26 Mart 2022 Cumartesi

Hafta Sonu Blues Perişan Kütüphanesi'ne Katkı 190


Safveti Ziya
 "Salon Köşelerinde"
İş Bankası
 (2. Basım:  Ocak  2020)


Safveti Ziya ismi size ne anlam ifade eder bilemem ama Servet-i Fünun dersem, lise edebiyat derslerinden biliriz. İşte Safveti Ziya da Servet-i Fünun içinde yer alan roman, öykü ve oyun yazarlarından biri olmaktadır. 1875- 1929 yılları arasında yaşamış olan yazarımız, bu romanını 1898'de yazmış ve ilk olarak da Servet-i Fünun dergisinde tefrika edilmiş ama bir süre sonra da sansürün hışmına uğramış. Bundan beş yıl sonra 2. Meşrutiyet döneminde sansürlenen bölümler de eklenerek, 1912 yılında roman tam haliyle yayımlanabilmiş.
Hem siyasi hem de toplumsal hayatımıza "Tanzimat Aydını" diye eleştirel bir tanım yerleşmiştir. Yer yer haklı bir eleştirel bakış da olsa çağdaşlaşma yolundaki her adıma bir çelme gibi takılır. Batılılaşma ile Batı hayranlığı ikileminde bir dizi eleştiri bombardımanı alır başını gider doludizgin. Oysa ki Osmanlı'nın içindeki bu "Çağdaşlaşma" atağına bir şekilde gözlerimizi kapamışızdır. Safveti Ziya'nın "Salon Köşelerinde" romanı bu eleştirel gözle bakılana (ama çok fazla bilinmeyen bu döneme) ışık tutuyor.
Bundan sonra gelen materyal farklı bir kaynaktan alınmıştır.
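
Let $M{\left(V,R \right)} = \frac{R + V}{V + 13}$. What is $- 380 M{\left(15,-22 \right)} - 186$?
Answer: $-91$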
Yüzyıl önce yazılan bu roman Cumhuriyet döneminde yasak falan değildi ama günümüz Türkçesine adapte edilmediği için bir bilinmezlik içinde kalıp dikkat çekememişti. 
"Salon Köşelerinde" romanını okurken aklıma bir anda Fitzgerald'ın "Muhteşem Gatsby" romanı ve Oscar Wilde'ın Dorian Gray'in Portresi" geliverdi. Batıdaki bu örnekler gibi Rus edebiyatında da yansımalarını bulabiliriz. Bizde Batılılaşma, Avrupa'da modernleşme diye tanımlanan kavramın ilk oluşumu da diyebiliriz. Osmanlı'nın ilk modernleşme adımında (biraz karikatürize de olsa) batıdan adapte asilzadelik, bir şekilde snop yaklaşımlarla kendini bulacaktı. Elbetteki bu yenileşme İstanbul'un Beyoğlu'sunda ve Pera Palas civarında kendini bulacaktı ama bu küçük coğrafya dışında halka yansımayacaktı. İşte Safveti Ziya'nın da bu romanı Beyoğlu ve Pera Palas civarında geçiyor. 
19. yüzyılın sonu ve 20. yüzyılın en başındaki Batılılaşma hareketi içindeki seçkin Osmanlı aydının Pera ortamında kısıtlı gündelik yaşamından kesitler sunuyor.  Tahir Alangu'nun tanımlamasıyla "Osmanlı'da yabancı aileler çevresindeki bir Türk'ün yaşayışını tasvir" ediyor. 
Yazarın hayatından izleri de taşıyan (otobiyografik) bu romanda kahramanımız Şekip Bey'in yaşamı o dönemin İstanbul'unda yaşayan  ve Pera Palas'ta ikamet eden yabancı ailelerin arasında geçer. Dans partileri, balolar ve bir İngiliz kızına duyulan aşk çevresinde gelişen olaylar romanı örer. 
"Salon Köşelerinde" Batı tipi yaşamı Osmanlı'ya taşımayı amaçlayan Şekip Bey'in ve yaşadığı aşkın romanı. Kahramanımız bir Tanzimat aydını ama ülkesi ile aşkı arasında kalmış biri. O ülkesini Batı'daki gibi çağdaş değerlere taşımak istiyor hatta bu arzusu aşkı ile arasına duvarlar da örüyor. Roman, İstanbul'un seçkin çevresinin dışına pek çıkmıyor ama bir bölümünde alt katmanlarda yaşayan insanlara da kısa bir bakış yer almakta. 
İş Bankası Yayınlarının Türk Edebiyatı Klasikleri kapsamında çıkan bu romanların günümüz Türkçesiyle çıkmasını çok önemsiyorum. Bu yaşadığımız coğrafyanın kaybolmuş, önemsenmemiş ya da okuma olanağı artık kalmamış eserlerine bir keşif gezisi gibi. Özellikle bu romanı sosyoloji ve tarih konusunda araştırma yapacak olanlara da zihin açıcı olacağı için öneriyorum. 

APTULİKA
 

Hiç yorum yok:

Related Posts Plugin for WordPress, Blogger...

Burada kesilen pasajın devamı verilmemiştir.